Having fierce conversations with ourselves requires courage. We have to be honest and authentic with ourselves first and that takes an investment in time and thought. It usually requires us to empty ourselves of our version of reality and become more grounded. This requires confronting the “official” truth you tell yourself and others versus digging deeper to determine what the “ground” truth is. There is a greeting process of certain tribes in Africa that starts with the following sequence:
The greeter: “I see you.”
The greeted: “I am here.”
The point is, of course, that until you literally get present and fully see the other person, they are not really there. I believe that greeting also applies to the way we might best treat ourselves… I see myself… I am here. In fact, the root of “respect,” as I write about it in The Character Triangle, is “look again.” This self-look however does NOT involve spending ANY useless time on self-blame or judgment. Life is definitely curly and wishing for it to be straight and simple is a fool’s paradise. However being consciously present, authentic and honest with ourselves is the platform for deeper and more meaningful conversations with others.
Character Moves (as inspired by Susan Scott):
- Learn how to employ what Scott calls the Mineral Rights model. The four principles are: Interrogate reality, Provoke learning, Tackle tough challenges, Enrich relationships. There are numerous techniques and ways of utilizing this model. Explore more of Scott’s work to discover them.
- Dig deeper into understanding and grounding your reality by exploring multiple perspectives without applying blame.
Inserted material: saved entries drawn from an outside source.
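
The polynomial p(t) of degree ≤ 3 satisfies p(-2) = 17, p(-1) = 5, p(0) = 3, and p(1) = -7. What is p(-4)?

143

Forward differences of the values at t = -2, -1, 0, 1:
  p  : 17  5  3  -7
  Δ  : -12  -2  -10
  Δ^2: 10  -8
  Δ^3: -18
The third differences are constant, confirming degree 3.
Interpolating (Newton forward form) and evaluating at t = -4 gives p(-4) = 143.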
Try not to just confirm how you think you should feel or what you should say, but describe how you really feel and identify what you want to say. Are there any differences between your “official truths” and “grounded truths?” What are the implications?
- Do a personal integrity scan. Write down your core values (worth spending some time to reflect on). Determine if there are what Scott describes as Integrity Outages between what you state you value and what is really happening in your work and personal life. (E.g. value: You believe in the value of continuously learning…Integrity outage… You haven’t committed to learning or doing anything new for a long time). Determine ways of cleaning up your integrity outages.
- Give yourself a refresher on Fierce Conversations. It may irritate you, and make you uncomfortable BUT it will propel you forward with yourselves and others.